Décidément, je ne soutiens pas les gilets jaunes, même si, comme d'aucuns, je les "comprends". C'est que ce mouvement à peine organisé a multiplié, depuis son apparition, les dérapages plus ou moins graves, et que trop nombreux sont ceux de ses membres qui se sont mis, à diverses occasions, et de diverses façons, hors-la-loi, et aussi en dehors des règles écrites et non écrites qui régissent la vie en société, qui plus est, dans une société démocratique. Comme tous les citoyens de ce pays, je vis en paix avec mes concitoyens, grâce à des règles et des lois inséparables des institutions  qui permettent le bon fonctionnement de notre démocratie. Les violer quotidiennement et massivement met gravement en danger l'existence même de cette démocratie et la possibilité du vivre ensemble. Que l'actuel gouvernement ait, jusqu'ici, traité sans intelligence les revendications des gilets jaunes est une chose, mais il existe, pour contester sa politique, des procédures prévues par la loi.

Je respecte les lois de mon pays et j'attends de mes concitoyens qu'ils les respectent aussi. Les gilets jaunes, qui ne les respectent pas, ne peuvent donc, selon moi, être soutenus.

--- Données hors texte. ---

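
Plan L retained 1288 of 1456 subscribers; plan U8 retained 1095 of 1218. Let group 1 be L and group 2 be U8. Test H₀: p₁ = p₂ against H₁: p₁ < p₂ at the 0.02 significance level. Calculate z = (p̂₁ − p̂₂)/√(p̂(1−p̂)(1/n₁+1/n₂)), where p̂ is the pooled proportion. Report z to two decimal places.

p̂₁ = 1288/1456 ≈ 0.8846, p̂₂ = 1095/1218 ≈ 0.8990.
Pooled p̂ = (1288+1095)/(1456+1218) = 2383/2674 = 0.8912.
SE = √(p̂(1−p̂)(1/n₁+1/n₂)) = √(0.8912·0.1088·0.00150783) = √(0.000146234) = 0.0121.
z = (0.8846 − 0.8990)/0.0121 = -0.0144/0.0121 = -1.19.
p-value = P(Z < -1.191) ≈ 0.1169, so at α = 0.02 we fail to reject H₀.

z = -1.19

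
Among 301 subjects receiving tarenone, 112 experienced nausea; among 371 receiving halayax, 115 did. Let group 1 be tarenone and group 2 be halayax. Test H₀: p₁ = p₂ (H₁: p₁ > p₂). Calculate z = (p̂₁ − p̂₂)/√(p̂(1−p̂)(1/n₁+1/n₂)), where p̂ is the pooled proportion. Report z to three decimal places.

z = 1.693

p̂₁ = 112/301 = 0.37209, p̂₂ = 115/371 = 0.30997.
Pooled p̂ = (112+115)/(301+371) = 227/672 = 0.33780.
SE = √(p̂(1−p̂)(1/n₁+1/n₂)) = √(0.33780·0.66220·0.00601768) = √(0.0013461) = 0.03669.
z = (0.37209 − 0.30997)/0.03669 = 0.06212/0.03669 = 1.693.
p-value = P(Z > 1.693) ≈ 0.0452.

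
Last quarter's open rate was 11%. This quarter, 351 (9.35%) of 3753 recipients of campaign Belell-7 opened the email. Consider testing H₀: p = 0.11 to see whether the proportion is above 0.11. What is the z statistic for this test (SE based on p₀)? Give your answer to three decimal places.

p̂ = 351/3753 ≈ 0.093525.
Standard error under H₀: √(0.11×0.89/3753) = 0.005107.
z = (0.093525 − 0.11)/0.005107 = -0.016475/0.005107 = -3.226.

z = -3.226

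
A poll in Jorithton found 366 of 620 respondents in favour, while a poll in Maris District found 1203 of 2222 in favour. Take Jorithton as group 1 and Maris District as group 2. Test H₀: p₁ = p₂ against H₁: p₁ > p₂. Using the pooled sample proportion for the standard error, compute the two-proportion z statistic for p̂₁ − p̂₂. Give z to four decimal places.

p̂₁ = 366/620 = 0.5903226, p̂₂ = 1203/2222 = 0.5414041.
Pooled p̂ = (366+1203)/(620+2222) = 1569/2842 = 0.5520760.
SE = √(p̂(1−p̂)(1/n₁+1/n₂)) = √(0.5520760·0.4479240·0.00206295) = √(0.000510143) = 0.0225863.
z = (0.5903226 − 0.5414041)/0.0225863 = 0.0489185/0.0225863 = 2.1658.
p-value = P(Z > 2.166) ≈ 0.0152.

z = 2.1658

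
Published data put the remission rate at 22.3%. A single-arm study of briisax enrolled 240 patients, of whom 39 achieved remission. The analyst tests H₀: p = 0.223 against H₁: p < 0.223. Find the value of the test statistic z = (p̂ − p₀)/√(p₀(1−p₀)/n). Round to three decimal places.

p̂ = 39/240 = 0.16250.
SE = √(p₀(1−p₀)/n) = √(0.17327/240) = 0.02687.
z = (0.16250 − 0.223)/0.02687 = -0.06050/0.02687 = -2.252.

z = -2.252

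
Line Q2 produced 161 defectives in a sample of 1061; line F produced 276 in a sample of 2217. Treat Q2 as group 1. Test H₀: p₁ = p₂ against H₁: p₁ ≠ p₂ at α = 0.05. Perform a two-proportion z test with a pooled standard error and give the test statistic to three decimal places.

p̂₁ = 161/1061 = 0.151744, p̂₂ = 276/2217 = 0.124493.
Pooled p̂ = (161+276)/(1061+2217) = 437/3278 = 0.133313.
SE = √(p̂(1−p̂)(1/n₁+1/n₂)) = √(0.133313·0.866687·0.00139357) = √(0.000161014) = 0.012689.
z = (0.151744 − 0.124493)/0.012689 = 0.027251/0.012689 = 2.148.
Two-sided p-value ≈ 2·Φ(−2.148) = 0.0317. With α = 0.05, reject H₀.

z = 2.148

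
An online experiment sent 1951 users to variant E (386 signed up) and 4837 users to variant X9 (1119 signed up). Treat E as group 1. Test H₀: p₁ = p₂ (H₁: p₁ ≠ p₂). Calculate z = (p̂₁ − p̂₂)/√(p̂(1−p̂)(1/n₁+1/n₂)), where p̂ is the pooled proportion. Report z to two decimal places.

z = -3.01

p̂₁ = 386/1951 = 0.19785, p̂₂ = 1119/4837 = 0.23134.
Pooled p̂ = (386+1119)/(1951+4837) = 1505/6788 = 0.22171.
SE = √(0.172557 × 0.000719297) = 0.01114.
z = (0.19785 − 0.23134)/0.01114 = -0.03349/0.01114 = -3.01.
Two-sided p-value ≈ 2·Φ(−3.006) = 0.0026.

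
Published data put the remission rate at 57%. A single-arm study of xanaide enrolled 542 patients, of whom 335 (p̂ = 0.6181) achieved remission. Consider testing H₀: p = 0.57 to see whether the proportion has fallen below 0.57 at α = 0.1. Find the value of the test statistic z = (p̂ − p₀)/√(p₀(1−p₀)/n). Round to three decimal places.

p̂ = 335/542 = 0.618081.
Standard error under H₀: √(0.57×0.43/542) = 0.021265.
z = (0.618081 − 0.57)/0.021265 = 0.048081/0.021265 = 2.261.
p-value = P(Z < 2.261) ≈ 0.9881, so at α = 0.1 we fail to reject H₀.

z = 2.261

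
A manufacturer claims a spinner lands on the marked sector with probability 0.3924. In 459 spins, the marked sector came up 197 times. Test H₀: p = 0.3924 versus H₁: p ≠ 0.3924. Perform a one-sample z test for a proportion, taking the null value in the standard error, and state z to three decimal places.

z = 1.614

p̂ = 197/459 ≈ 0.42919.
Standard error under H₀: √(0.3924×0.6076/459) = 0.02279.
z = (0.42919 − 0.3924)/0.02279 = 0.03679/0.02279 = 1.614.
Two-sided p-value ≈ 2·Φ(−1.614) = 0.1064.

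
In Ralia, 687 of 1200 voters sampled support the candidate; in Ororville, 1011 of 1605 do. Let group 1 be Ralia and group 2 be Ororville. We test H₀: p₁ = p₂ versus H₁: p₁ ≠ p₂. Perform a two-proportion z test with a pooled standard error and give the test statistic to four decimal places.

z = -3.0776

p̂₁ = 687/1200 ≈ 0.572500, p̂₂ = 1011/1605 ≈ 0.629907.
Pooled p̂ = (687+1011)/(1200+1605) = 1698/2805 = 0.605348.
SE = √(p̂(1−p̂)(1/n₁+1/n₂)) = √(0.605348·0.394652·0.00145639) = √(0.000347933) = 0.018653.
z = (0.572500 − 0.629907)/0.018653 = -0.057407/0.018653 = -3.0776.
p-value = 2·P(Z > 3.078) ≈ 0.0021.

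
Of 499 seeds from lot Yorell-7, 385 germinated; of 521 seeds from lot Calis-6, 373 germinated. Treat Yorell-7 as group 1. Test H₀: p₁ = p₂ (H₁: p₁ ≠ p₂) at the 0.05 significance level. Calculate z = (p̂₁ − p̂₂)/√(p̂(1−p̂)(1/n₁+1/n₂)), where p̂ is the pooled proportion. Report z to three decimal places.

p̂₁ = 385/499 = 0.77154, p̂₂ = 373/521 = 0.71593.
Pooled p̂ = (385+373)/(499+521) = 758/1020 = 0.74314.
SE = √(0.190884 × 0.00392339) = 0.02737.
z = (0.77154 − 0.71593)/0.02737 = 0.05561/0.02737 = 2.032.
p-value = 2·P(Z > 2.032) ≈ 0.0421, so at α = 0.05 we reject H₀.

z = 2.032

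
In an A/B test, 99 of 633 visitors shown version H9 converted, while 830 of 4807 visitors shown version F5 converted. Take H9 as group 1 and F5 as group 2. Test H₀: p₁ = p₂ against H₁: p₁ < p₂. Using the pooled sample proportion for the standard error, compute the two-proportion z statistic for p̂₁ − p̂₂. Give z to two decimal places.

p̂₁ = 99/633 ≈ 0.15640, p̂₂ = 830/4807 ≈ 0.17266.
Pooled p̂ = (99+830)/(633+4807) = 929/5440 = 0.17077.
SE = √(p̂(1−p̂)(1/n₁+1/n₂)) = √(0.17077·0.82923·0.00178781) = √(0.00025317) = 0.01591.
z = (0.15640 − 0.17266)/0.01591 = -0.01626/0.01591 = -1.02.

z = -1.02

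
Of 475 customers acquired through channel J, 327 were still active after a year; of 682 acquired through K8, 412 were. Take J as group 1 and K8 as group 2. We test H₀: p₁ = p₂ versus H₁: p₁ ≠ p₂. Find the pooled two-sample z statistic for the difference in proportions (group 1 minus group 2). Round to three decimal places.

z = 2.937

p̂₁ = 327/475 ≈ 0.68842, p̂₂ = 412/682 ≈ 0.60411.
Pooled p̂ = (327+412)/(475+682) = 739/1157 = 0.63872.
SE = √(p̂(1−p̂)(1/n₁+1/n₂)) = √(0.63872·0.36128·0.00357154) = √(0.000824156) = 0.02871.
z = (0.68842 − 0.60411)/0.02871 = 0.08431/0.02871 = 2.937.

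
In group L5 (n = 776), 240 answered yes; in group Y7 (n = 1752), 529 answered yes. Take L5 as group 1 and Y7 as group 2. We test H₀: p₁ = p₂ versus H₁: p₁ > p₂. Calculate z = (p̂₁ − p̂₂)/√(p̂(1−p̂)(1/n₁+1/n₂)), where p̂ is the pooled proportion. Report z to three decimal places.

z = 0.370

p̂₁ = 240/776 ≈ 0.30928, p̂₂ = 529/1752 ≈ 0.30194.
Pooled p̂ = (240+529)/(776+1752) = 769/2528 = 0.30419.
SE = √(p̂(1−p̂)(1/n₁+1/n₂)) = √(0.30419·0.69581·0.00185944) = √(0.000393568) = 0.01984.
z = (0.30928 − 0.30194)/0.01984 = 0.00734/0.01984 = 0.370.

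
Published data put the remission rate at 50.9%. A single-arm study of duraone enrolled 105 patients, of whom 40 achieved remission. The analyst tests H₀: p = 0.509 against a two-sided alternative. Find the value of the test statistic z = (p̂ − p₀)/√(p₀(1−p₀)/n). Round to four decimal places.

z = -2.6246

p̂ = 40/105 = 0.380952.
SE = √(p₀(1−p₀)/n) = √(0.24992/105) = 0.048787.
z = (0.380952 − 0.509)/0.048787 = -0.128048/0.048787 = -2.6246.
p-value = 2·P(Z > 2.625) ≈ 0.0087.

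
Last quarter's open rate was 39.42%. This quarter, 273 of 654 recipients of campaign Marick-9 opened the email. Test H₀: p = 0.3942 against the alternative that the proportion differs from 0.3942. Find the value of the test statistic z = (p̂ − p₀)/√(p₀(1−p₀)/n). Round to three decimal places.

p̂ = 273/654 ≈ 0.41743.
Under H₀, SE = √(0.3942·0.6058/654) = √(0.000365147) = 0.01911.
z = (0.41743 − 0.3942)/0.01911 = 0.02323/0.01911 = 1.216.

z = 1.216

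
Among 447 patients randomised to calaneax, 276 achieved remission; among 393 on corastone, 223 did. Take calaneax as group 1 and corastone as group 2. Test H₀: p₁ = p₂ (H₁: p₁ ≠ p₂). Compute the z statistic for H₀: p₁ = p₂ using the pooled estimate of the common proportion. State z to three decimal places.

z = 1.473

p̂₁ = 276/447 = 0.61745, p̂₂ = 223/393 = 0.56743.
Pooled p̂ = (276+223)/(447+393) = 499/840 = 0.59405.
SE = √(0.241155 × 0.00478167) = 0.03396.
z = (0.61745 − 0.56743)/0.03396 = 0.05002/0.03396 = 1.473.
p-value = 2·P(Z > 1.473) ≈ 0.1408.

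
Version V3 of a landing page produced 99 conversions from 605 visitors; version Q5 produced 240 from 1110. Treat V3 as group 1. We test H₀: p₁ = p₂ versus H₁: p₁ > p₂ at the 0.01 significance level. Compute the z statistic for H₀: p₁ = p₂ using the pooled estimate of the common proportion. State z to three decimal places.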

J'ai entendu l'autre jour à la radio que près de 50% des Français ne saisissaient pas la raison d'être de l'impôt. Si la chose est vraie, ce serait le signe d'un recul effarant de l'esprit civique, conséquence d'un recul encore plus effarant du minimum de culture politique qu'on est en droit d'espérer des citoyens dans un pays civilisé. Rappelons à ceux que gêne le mot "impôt" qu'il a un synonyme : "contribution". Les contribuables sont des contributeurs à l'effort collectif. Que leur contribution soit proportionnée à leurs ressources est inséparable de la justice sociale : c'est peut-être ce que l'actuel gouvernement a, de plusieurs façons, ignoré.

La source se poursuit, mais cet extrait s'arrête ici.